There is an interesting table showing the minimum areas that would
contain the points representing the judgments of 14 out of the 15
trained subjects: it gives the number of square millimetres of the area
and the percentage of the total diagram this amounted to. These
percentages range from 0.6 for the [i] to 26.7 for the one near to
(secondary) cardinal vowel 16. A welcome addition to this table would
have been the maxima of latitudinal and longitudinal placing contrast:
for instance, although [a] had less area than [o] it had more than
twice the lateral spread of plottings. One set of the discrepancies —
the lip-posture judgments — is taken to suggest that this feature is
‘not easy to assess in auditory terms alone ... although 11 out of the
18 subjects considered that the vowel in word J (gaoth) had close
lip-rounding [here again it is unfortunately not specified who or what
backgrounds], all the subjects who met the informant after the
experiment then considered that this vowel had a spread or neutral
lip-position. As the author suggests, we can only presume that there
are certain vowel qualities which may be produced with either of two or
more positions of the tongue but differential lip postures. The whole
question of how far each subject after seeing the results was willing
to concede error and how far he felt confident or otherwise of his
original judgment would have been a most interesting further pursual of
the experiment. Clearly the phoneticians from Scotland seem likely to
have been helped in some of their judgments by some degree of
familiarity with Gaelic vowel systems. A sterner test would have
isolated the vowels and mixed speakers and languages so that there was
no consciousness of a system of contrasts to influence the plotting. As
it was ‘the mean minimum area for the phoneticians' judgments’ of the
seven vowels nearest to primary cardinals was ‘under 2 per cent of the
total vowel area’. Anyway the practical value of the cardinal vowel
system is handsomely vindicated, even if the notation of three always
independent variables for vowel specification is shown to be a myth. As
Ladefoged says, to abandon it would be ‘to abandon the only
internationally known method of specifying vowels at all accurately’.

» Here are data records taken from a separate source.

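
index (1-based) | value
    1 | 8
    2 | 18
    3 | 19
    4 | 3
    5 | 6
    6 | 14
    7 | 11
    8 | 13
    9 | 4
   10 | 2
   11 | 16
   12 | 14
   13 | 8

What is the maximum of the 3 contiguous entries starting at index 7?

Elements at indices 7..9: 11, 13, 4
max(11, 13, 4) = 13

13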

In the last section the first chapter deals with ‘Temporal
Characteristics of Speech’. It describes experiments designed to throw
light on the ‘stored patterns’ involved in the perception of speech. It
is suggested that the smallest units are not likely to be the size of
phonemes. Listeners were shown to have had difficulty in determining
the physical order of arrival of individual speech sounds’ — in these
cases when clicks and s-sounds were superimposed at points in speech
sequences, the subjects being asked to identify those points. Another
far from obvious conclusion occurs in the other chapter of this
section. ‘Motor and Auditory Characteristics of Speech’, viz that
‘correct pronunciation ... almost always precedes perception’. The
final suggestion is that ‘speech production probably consists of stored
units or target values corresponding to vowels and initial and final
consonant allophones’.
This book is copiously and excellently illustrated. It has valuable
bibliographies to each section. The Oxford University Press deserve our
gratitude for making it available in their so reasonably priced
Language and Language Learning series.
Brussels.
J. Windsor Lewis
The above review appeared in ENGLISH STUDIES 53. The Netherlands 1 February 1972.